Despite its importance, \({ }^{232} ext{Pu} \) is known for having a relatively short half-life of 36 minutes. This indicates its rapid decay, which can be a critical factor during handling and in nuclear applications. Key characteristics include:

• It is known to contribute significantly to the damage in nuclear fuels.
• Commonly formed as a decay product from other isotopes.
• Although unstable, its properties need to be considered in nuclear reactor designs and safety assessments.

Therefore, Plutonium-232's properties and rapid decay highlight the miracle of nuclear transformations.

Protactinium-231

Protactinium-231 is another important isotope in the field of nuclear chemistry, possessing an atomic number of 91. In contrast to plutonium-232, protactinium-231 has a surprisingly long half-life of approximately \(3.34 \times 10^{4}\) years.
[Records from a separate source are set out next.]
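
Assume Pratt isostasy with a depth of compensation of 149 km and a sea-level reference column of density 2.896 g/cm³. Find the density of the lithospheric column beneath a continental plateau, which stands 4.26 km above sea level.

Pratt balance: ρ_ref D = ρ (D + h).
ρ = ρ_ref D/(D + h) = 2.896 × 149 km/(149 km + 4.26 km) = 2.82 g/cm³.

2.82 g/cm³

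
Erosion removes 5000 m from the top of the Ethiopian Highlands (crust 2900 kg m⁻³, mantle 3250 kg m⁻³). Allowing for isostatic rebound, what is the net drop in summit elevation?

Rebound u = e ρ_c/ρ_m = 5000 m × 2900/3250 = 4462 m.
Net surface drop = e − u = 5000 m − 4462 m = e (ρ_m − ρ_c)/ρ_m = 538 m.

538 m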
This longevity makes it valuable for geological and archaeological dating.
Protactinium-231's characteristics include:

• Its greater stability makes it useful for various scientific applications.
• It has crucial implications for understanding the principles of radioactive decay and the interaction of heavy elements with matter.
• Despite its scarcity, its study helps us decipher the isotopic compositions of early solar system materials.

As a transuranium element, it fascinates scientists due to its resistance to rapid decay and its contribution to isotopic dating techniques.

Half-Life

The half-life of a radioactive isotope is the time required for half of the initial quantity of a substance to undergo radioactive decay.
Half-life is not only a basic property of isotopes but also a fundamental concept in nuclear chemistry. Here's why it matters:

• It helps predict how long a particular radioactive isotope will remain active.
• Via half-life, scientists can design nuclear power plants and storage methods for radioactive waste efficiently.
• Understanding half-life assists in the safe handling and regulation of radioactive materials.
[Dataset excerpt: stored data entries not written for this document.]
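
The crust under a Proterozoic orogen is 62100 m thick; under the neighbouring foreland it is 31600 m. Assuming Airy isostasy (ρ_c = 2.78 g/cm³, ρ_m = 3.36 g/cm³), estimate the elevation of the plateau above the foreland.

5260 m

Excess crust Δ = 62100 m − 31600 m = 30500 m, split between elevation h and root r with h + r = Δ.
Airy balance ρ_c h = (ρ_m − ρ_c) r gives r = h ρ_c/(ρ_m − ρ_c), so h (1 + ρ_c/(ρ_m − ρ_c)) = Δ, i.e. h = Δ (ρ_m − ρ_c)/ρ_m.
h = 30500 m × 0.58/3.36 = 5260 m.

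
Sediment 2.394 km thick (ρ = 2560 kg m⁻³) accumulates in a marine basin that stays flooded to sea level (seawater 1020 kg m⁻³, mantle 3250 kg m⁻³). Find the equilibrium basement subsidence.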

Short half-lives, such as that of plutonium-232, mean rapid decay, whereas longer half-lives like protactinium-231 can be used for dating rocks and archaeological findings. The concept remains a central pillar for everything from medical applications to nuclear energy.

Nuclear Reactions

Nuclear reactions involve changes in an atom's nucleus and can lead to the transformation of elements. These reactions are fundamental to both natural and technological processes, including stellar nucleosynthesis and nuclear energy production.
Key points about nuclear reactions include:

• Nuclear fission, as seen in creating transuranium elements like plutonium, where larger atoms split into smaller ones, releasing energy.
• Nuclear fusion, occurring naturally in the sun, where smaller atoms combine to form a larger atom, also releasing energy.
• The generation of energy and isotopes is dependent on converting mass into energy, explained by Einstein's mass-energy equivalence principle \(E = mc^2\).

Understanding nuclear reactions is crucial for advancing nuclear power technology, developing new medical isotopes, and exploring energy generation processes within stars.